B: Do you tend to like people from the start, or do people have to prove themselves to you?

W: I don’t know. I feel as though I give. I go all the way. I think sometimes people are out to trick you, but I’m not like that. I don’t know why anyone would do that, but people do in fact do that. I just feel like you have to go all the way or you won’t know what will happen. I’m just open. I’m not guarded. 

B: Is there anything you would’t tell anyone ever?

W: I don’t know. Some people think I killed a guy in Oklahoma City. We know the guy who actually did it, but people who don’t know the story think I did it. Somehow I must have got away with it (laughing).

No,  there are things that I regret doing, but nothing monumental.

B: You talk about being very open. Do you think that being so open with everyone makes it difficult to be close to one person?

W: I think you can do both. Me personally, I have long, long, long relationships. I think you can have a lot of close relationships, but if you are out having sex with everyone that is going to mess things up. I think people get too intense about that.
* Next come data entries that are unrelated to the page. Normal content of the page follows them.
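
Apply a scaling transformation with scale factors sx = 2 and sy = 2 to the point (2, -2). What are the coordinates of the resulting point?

Scaling matrix:
[[2, 0], [0, 2]]
Result: (2 × 2, -2 × 2) = (4, -4)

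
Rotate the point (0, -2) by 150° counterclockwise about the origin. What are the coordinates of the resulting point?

Rotation matrix for 150°: [[cos 150°, -sin 150°], [sin 150°, cos 150°]] ≈ [[-0.866025, -0.500000], [0.500000, -0.866025]]
[[-0.866025, -0.500000], [0.500000, -0.866025]] × [0, -2]ᵀ ≈ [1, 1.7321]ᵀ
Result: (1, 1.7321)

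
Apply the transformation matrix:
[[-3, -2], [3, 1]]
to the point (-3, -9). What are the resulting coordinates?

Matrix multiplication:
[[-3, -2], [3, 1]] × [-3, -9]ᵀ
= [(-3)(-3) + (-2)(-9), (3)(-3) + (1)(-9)]ᵀ
= [27, -18]ᵀ
Result: (27, -18)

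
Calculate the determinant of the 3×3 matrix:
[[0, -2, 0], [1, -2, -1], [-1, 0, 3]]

Expansion along first row:
det = 0·det([[-2,-1],[0,3]]) - -2·det([[1,-1],[-1,3]]) + 0·det([[1,-2],[-1,0]])
    = 0·(-2·3 - -1·0) - -2·(1·3 - -1·-1) + 0·(1·0 - -2·-1)
    = 0·-6 - -2·2 + 0·-2
    = 0 + 4 + 0 = 4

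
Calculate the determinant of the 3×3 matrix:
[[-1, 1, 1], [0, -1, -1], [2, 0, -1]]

Expansion along first row:
det = -1·det([[-1,-1],[0,-1]]) - 1·det([[0,-1],[2,-1]]) + 1·det([[0,-1],[2,0]])
    = -1·(-1·-1 - -1·0) - 1·(0·-1 - -1·2) + 1·(0·0 - -1·2)
    = -1·1 - 1·2 + 1·2
    = -1 + -2 + 2 = -1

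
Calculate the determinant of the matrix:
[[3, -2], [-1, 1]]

For a 2×2 matrix [[a, b], [c, d]], det = ad - bc
det = (3)(1) - (-2)(-1) = 3 - 2 = 1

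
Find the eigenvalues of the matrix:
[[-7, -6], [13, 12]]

Characteristic equation: det(A - λI) = 0
λ² - (trace)λ + (det) = 0
trace = -7 + 12 = 5, det = (-7)(12) - (-6)(13) = -6
λ² - (5)λ + (-6) = 0
λ = (5 ± √((5)² - 4·(-6))) / 2 = (5 ± √49) / 2
Solving: λ = -1, 6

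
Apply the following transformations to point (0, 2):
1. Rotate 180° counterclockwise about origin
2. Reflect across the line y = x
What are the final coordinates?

Step 1: Rotate 180° → (0, -2)
Step 2: Reflect across line y = x → (-2, 0)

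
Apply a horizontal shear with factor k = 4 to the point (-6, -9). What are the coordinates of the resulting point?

Shear matrix for horizontal shear with factor k = 4:
[[1, 4], [0, 1]]
Result: (-6, -9) → (-42, -9)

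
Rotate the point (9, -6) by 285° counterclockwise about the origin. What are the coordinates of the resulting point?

Rotation matrix for 285°: [[cos 285°, -sin 285°], [sin 285°, cos 285°]] ≈ [[0.258819, 0.965926], [-0.965926, 0.258819]]
[[0.258819, 0.965926], [-0.965926, 0.258819]] × [9, -6]ᵀ ≈ [-3.4662, -10.2462]ᵀ
Result: (-3.4662, -10.2462)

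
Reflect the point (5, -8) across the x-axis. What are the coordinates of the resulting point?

Reflection across x-axis: (5, -8) → (5, 8)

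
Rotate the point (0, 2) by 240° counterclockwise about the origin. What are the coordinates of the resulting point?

Rotation matrix for 240°: [[cos 240°, -sin 240°], [sin 240°, cos 240°]] ≈ [[-0.500000, 0.866025], [-0.866025, -0.500000]]
[[-0.500000, 0.866025], [-0.866025, -0.500000]] × [0, 2]ᵀ ≈ [1.7321, -1]ᵀ
Result: (1.7321, -1)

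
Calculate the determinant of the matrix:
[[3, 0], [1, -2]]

For a 2×2 matrix [[a, b], [c, d]], det = ad - bc
det = (3)(-2) - (0)(1) = -6 - 0 = -6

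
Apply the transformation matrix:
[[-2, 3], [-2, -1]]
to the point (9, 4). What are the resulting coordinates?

Matrix multiplication:
[[-2, 3], [-2, -1]] × [9, 4]ᵀ
= [(-2)(9) + (3)(4), (-2)(9) + (-1)(4)]ᵀ
= [-6, -22]ᵀ
Result: (-6, -22)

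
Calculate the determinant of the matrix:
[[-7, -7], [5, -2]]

For a 2×2 matrix [[a, b], [c, d]], det = ad - bc
det = (-7)(-2) - (-7)(5) = 14 - -35 = 49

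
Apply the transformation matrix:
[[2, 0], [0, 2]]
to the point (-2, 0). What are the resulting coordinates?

Matrix multiplication:
[[2, 0], [0, 2]] × [-2, 0]ᵀ
= [(2)(-2) + (0)(0), (0)(-2) + (2)(0)]ᵀ
= [-4, 0]ᵀ
Result: (-4, 0)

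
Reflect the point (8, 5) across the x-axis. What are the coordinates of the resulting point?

Reflection across x-axis: (8, 5) → (8, -5)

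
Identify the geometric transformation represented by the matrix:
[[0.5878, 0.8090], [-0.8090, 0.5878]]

This matrix represents: rotation by 306° counterclockwise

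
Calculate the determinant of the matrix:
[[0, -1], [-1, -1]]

For a 2×2 matrix [[a, b], [c, d]], det = ad - bc
det = (0)(-1) - (-1)(-1) = 0 - 1 = -1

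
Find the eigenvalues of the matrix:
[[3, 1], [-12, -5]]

Characteristic equation: det(A - λI) = 0
λ² - (trace)λ + (det) = 0
trace = 3 + -5 = -2, det = (3)(-5) - (1)(-12) = -3
λ² - (-2)λ + (-3) = 0
λ = (-2 ± √((-2)² - 4·(-3))) / 2 = (-2 ± √16) / 2
Solving: λ = -3, 1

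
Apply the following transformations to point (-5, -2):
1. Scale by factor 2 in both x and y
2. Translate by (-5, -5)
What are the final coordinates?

Step 1: Scale (-5, -2) by 2 → (-10, -4)
Step 2: Translate by (-5, -5) → (-15, -9)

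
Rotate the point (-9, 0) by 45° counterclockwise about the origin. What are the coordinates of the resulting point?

Rotation matrix for 45°: [[cos 45°, -sin 45°], [sin 45°, cos 45°]] ≈ [[0.707107, -0.707107], [0.707107, 0.707107]]
[[0.707107, -0.707107], [0.707107, 0.707107]] × [-9, 0]ᵀ ≈ [-6.3640, -6.3640]ᵀ
Result: (-6.3640, -6.3640)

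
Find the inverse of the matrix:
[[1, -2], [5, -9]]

For [[a,b],[c,d]], inverse = (1/det)·[[d,-b],[-c,a]]
det = (1)(-9) - (-2)(5) = -9 - -10 = 1
Inverse = [[-9, 2], [-5, 1]]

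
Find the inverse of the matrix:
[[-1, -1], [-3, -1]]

For [[a,b],[c,d]], inverse = (1/det)·[[d,-b],[-c,a]]
det = (-1)(-1) - (-1)(-3) = 1 - 3 = -2
Inverse = (1/-2)·[[-1, 1], [3, -1]]
= [[1/2, -1/2], [-3/2, 1/2]]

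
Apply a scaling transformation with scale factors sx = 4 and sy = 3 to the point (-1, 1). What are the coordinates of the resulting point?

Scaling matrix:
[[4, 0], [0, 3]]
Result: (-1 × 4, 1 × 3) = (-4, 3)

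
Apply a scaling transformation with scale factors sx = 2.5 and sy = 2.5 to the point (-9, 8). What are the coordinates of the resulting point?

Scaling matrix:
[[2.50, 0], [0, 2.50]]
Result: (-9 × 2.5, 8 × 2.5) = (-22.5, 20)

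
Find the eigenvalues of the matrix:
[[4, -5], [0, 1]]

Characteristic equation: det(A - λI) = 0
λ² - (trace)λ + (det) = 0
trace = 4 + 1 = 5, det = (4)(1) - (-5)(0) = 4
λ² - (5)λ + (4) = 0
λ = (5 ± √((5)² - 4·(4))) / 2 = (5 ± √9) / 2
Solving: λ = 1, 4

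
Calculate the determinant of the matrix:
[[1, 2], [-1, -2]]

For a 2×2 matrix [[a, b], [c, d]], det = ad - bc
det = (1)(-2) - (2)(-1) = -2 - -2 = 0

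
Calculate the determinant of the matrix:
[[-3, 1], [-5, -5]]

For a 2×2 matrix [[a, b], [c, d]], det = ad - bc
det = (-3)(-5) - (1)(-5) = 15 - -5 = 20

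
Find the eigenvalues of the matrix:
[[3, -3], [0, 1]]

Characteristic equation: det(A - λI) = 0
λ² - (trace)λ + (det) = 0
trace = 3 + 1 = 4, det = (3)(1) - (-3)(0) = 3
λ² - (4)λ + (3) = 0
λ = (4 ± √((4)² - 4·(3))) / 2 = (4 ± √4) / 2
Solving: λ = 1, 3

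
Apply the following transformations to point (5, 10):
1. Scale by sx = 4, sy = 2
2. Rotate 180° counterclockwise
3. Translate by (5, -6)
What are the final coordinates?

Step 1: Scale → (20, 20)
Step 2: Rotate 180° → (-20, -20)
Step 3: Translate → (-15, -26)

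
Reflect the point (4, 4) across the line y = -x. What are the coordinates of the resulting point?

Reflection across line y = -x: (4, 4) → (-4, -4)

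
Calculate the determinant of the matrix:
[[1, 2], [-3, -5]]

For a 2×2 matrix [[a, b], [c, d]], det = ad - bc
det = (1)(-5) - (2)(-3) = -5 - -6 = 1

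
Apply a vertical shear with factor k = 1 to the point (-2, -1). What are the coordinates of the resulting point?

Shear matrix for vertical shear with factor k = 1:
[[1, 0], [1, 1]]
Result: (-2, -1) → (-2, -3)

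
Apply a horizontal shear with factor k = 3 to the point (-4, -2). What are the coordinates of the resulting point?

Shear matrix for horizontal shear with factor k = 3:
[[1, 3], [0, 1]]
Result: (-4, -2) → (-10, -2)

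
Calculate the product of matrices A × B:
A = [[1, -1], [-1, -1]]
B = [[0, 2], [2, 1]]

Matrix multiplication:
C[0][0] = 1×0 + -1×2 = -2
C[0][1] = 1×2 + -1×1 = 1
C[1][0] = -1×0 + -1×2 = -2
C[1][1] = -1×2 + -1×1 = -3
Result: [[-2, 1], [-2, -3]]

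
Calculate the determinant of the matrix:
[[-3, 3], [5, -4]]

For a 2×2 matrix [[a, b], [c, d]], det = ad - bc
det = (-3)(-4) - (3)(5) = 12 - 15 = -3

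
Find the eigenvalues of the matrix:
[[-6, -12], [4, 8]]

Characteristic equation: det(A - λI) = 0
λ² - (trace)λ + (det) = 0
trace = -6 + 8 = 2, det = (-6)(8) - (-12)(4) = 0
λ² - (2)λ + (0) = 0
λ = (2 ± √((2)² - 4·(0))) / 2 = (2 ± √4) / 2
Solving: λ = 0, 2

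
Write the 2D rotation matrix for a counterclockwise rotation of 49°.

Rotation matrix formula: [[cos θ, -sin θ], [sin θ, cos θ]]
For θ = 49°:
cos(49°) = 0.6561
sin(49°) = 0.7547
Result: [[0.6561, -0.7547], [0.7547, 0.6561]]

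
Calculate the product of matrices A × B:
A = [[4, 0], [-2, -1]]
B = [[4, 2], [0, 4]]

Matrix multiplication:
C[0][0] = 4×4 + 0×0 = 16
C[0][1] = 4×2 + 0×4 = 8
C[1][0] = -2×4 + -1×0 = -8
C[1][1] = -2×2 + -1×4 = -8
Result: [[16, 8], [-8, -8]]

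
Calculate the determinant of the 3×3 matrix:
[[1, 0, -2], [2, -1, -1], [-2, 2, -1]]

Expansion along first row:
det = 1·det([[-1,-1],[2,-1]]) - 0·det([[2,-1],[-2,-1]]) + -2·det([[2,-1],[-2,2]])
    = 1·(-1·-1 - -1·2) - 0·(2·-1 - -1·-2) + -2·(2·2 - -1·-2)
    = 1·3 - 0·-4 + -2·2
    = 3 + 0 + -4 = -1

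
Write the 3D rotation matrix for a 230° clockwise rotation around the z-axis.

Rotation matrix for clockwise 230° around z-axis:
A clockwise rotation by 230° is a counterclockwise rotation by -230°.
cos(-230°) = -0.6428, sin(-230°) = 0.7660
Result: [[-0.6428, -0.7660, 0], [0.7660, -0.6428, 0], [0, 0, 1]]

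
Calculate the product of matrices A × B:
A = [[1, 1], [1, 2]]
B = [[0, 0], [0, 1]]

Matrix multiplication:
C[0][0] = 1×0 + 1×0 = 0
C[0][1] = 1×0 + 1×1 = 1
C[1][0] = 1×0 + 2×0 = 0
C[1][1] = 1×0 + 2×1 = 2
Result: [[0, 1], [0, 2]]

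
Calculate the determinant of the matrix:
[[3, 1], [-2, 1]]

For a 2×2 matrix [[a, b], [c, d]], det = ad - bc
det = (3)(1) - (1)(-2) = 3 - -2 = 5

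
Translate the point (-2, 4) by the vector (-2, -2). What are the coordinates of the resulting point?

Translation by (-2, -2) (homogeneous matrix [[1, 0, -2], [0, 1, -2], [0, 0, 1]]):
x' = -2 + -2 = -4
y' = 4 + -2 = 2
Result: (-4, 2)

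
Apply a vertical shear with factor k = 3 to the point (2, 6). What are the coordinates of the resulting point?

Shear matrix for vertical shear with factor k = 3:
[[1, 0], [3, 1]]
Result: (2, 6) → (2, 12)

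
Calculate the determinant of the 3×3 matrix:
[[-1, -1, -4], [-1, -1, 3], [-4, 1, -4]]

Expansion along first row:
det = -1·det([[-1,3],[1,-4]]) - -1·det([[-1,3],[-4,-4]]) + -4·det([[-1,-1],[-4,1]])
    = -1·(-1·-4 - 3·1) - -1·(-1·-4 - 3·-4) + -4·(-1·1 - -1·-4)
    = -1·1 - -1·16 + -4·-5
    = -1 + 16 + 20 = 35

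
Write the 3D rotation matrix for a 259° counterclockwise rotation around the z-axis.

Rotation matrix for counterclockwise 259° around z-axis:
cos(259°) = -0.1908, sin(259°) = -0.9816
Result: [[-0.1908, 0.9816, 0], [-0.9816, -0.1908, 0], [0, 0, 1]]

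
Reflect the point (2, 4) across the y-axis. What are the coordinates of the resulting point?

Reflection across y-axis: (2, 4) → (-2, 4)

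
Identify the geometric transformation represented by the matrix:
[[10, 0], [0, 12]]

This matrix represents: non-uniform scaling by sx = 10, sy = 12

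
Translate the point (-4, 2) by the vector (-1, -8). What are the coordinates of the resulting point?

Translation by (-1, -8) (homogeneous matrix [[1, 0, -1], [0, 1, -8], [0, 0, 1]]):
x' = -4 + -1 = -5
y' = 2 + -8 = -6
Result: (-5, -6)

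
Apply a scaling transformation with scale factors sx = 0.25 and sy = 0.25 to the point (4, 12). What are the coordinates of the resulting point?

Scaling matrix:
[[0.25, 0], [0, 0.25]]
Result: (4 × 0.25, 12 × 0.25) = (1, 3)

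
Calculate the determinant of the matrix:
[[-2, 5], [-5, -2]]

For a 2×2 matrix [[a, b], [c, d]], det = ad - bc
det = (-2)(-2) - (5)(-5) = 4 - -25 = 29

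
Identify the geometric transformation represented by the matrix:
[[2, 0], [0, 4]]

This matrix represents: non-uniform scaling by sx = 2, sy = 4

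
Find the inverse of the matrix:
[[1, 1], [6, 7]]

For [[a,b],[c,d]], inverse = (1/det)·[[d,-b],[-c,a]]
det = (1)(7) - (1)(6) = 7 - 6 = 1
Inverse = [[7, -1], [-6, 1]]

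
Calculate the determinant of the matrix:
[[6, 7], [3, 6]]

For a 2×2 matrix [[a, b], [c, d]], det = ad - bc
det = (6)(6) - (7)(3) = 36 - 21 = 15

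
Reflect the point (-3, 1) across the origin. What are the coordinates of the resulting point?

Reflection across origin: (-3, 1) → (3, -1)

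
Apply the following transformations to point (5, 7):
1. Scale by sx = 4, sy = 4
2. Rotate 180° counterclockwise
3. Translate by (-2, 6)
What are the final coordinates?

Step 1: Scale → (20, 28)
Step 2: Rotate 180° → (-20, -28)
Step 3: Translate → (-22, -22)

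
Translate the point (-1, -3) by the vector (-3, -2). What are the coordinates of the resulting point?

Translation by (-3, -2) (homogeneous matrix [[1, 0, -3], [0, 1, -2], [0, 0, 1]]):
x' = -1 + -3 = -4
y' = -3 + -2 = -5
Result: (-4, -5)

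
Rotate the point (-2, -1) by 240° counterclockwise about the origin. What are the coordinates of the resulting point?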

B: What are your feelings about relationships in general?

It’s better to be with someone that isn’t like you because you get to learn a lot about what you are. As you get older you have to figure out what it is that you like and don’t like. It’s practice. If you aren’t with someone long enough, you won’t know what to do. If you are with someone for a year you can say, “well, I know what it’s like to be with someone for a year.” If you are with someone 5 years than you know what that’s like. I think it just comes down to your personality. If you are lucky, your personality will attract people that have the same personality. So, when people tell me “you and Miley Cyrus are the same person,” I think to myself, “I know.” I’m attracted to her personality and she’s attracted to mine because we do the same fucking things. We will be drawing pictures, and not even knowing it, i’ll send one to her and she’ll be drawing the same fucking thing.

B: So personally, do you feel as though you are drawn to people more similar or dissimilar to you?

W: I think naturally you are drawn to people like you, but when you are younger that annoys you, so you seek out people that are different. As you get older, you’ll see that you don’t want to be around people that aren’t like you. I think your brain just has an evolution that it goes through. It has a time where it is seeking and growing, you know. But, then you run into someone who thinks like you do and you think, “wow, that’s so cool,” and you help each other and you understand each other.

B: Alright. Thank you so much for your time! I think it’s about time to see Die Antwoord!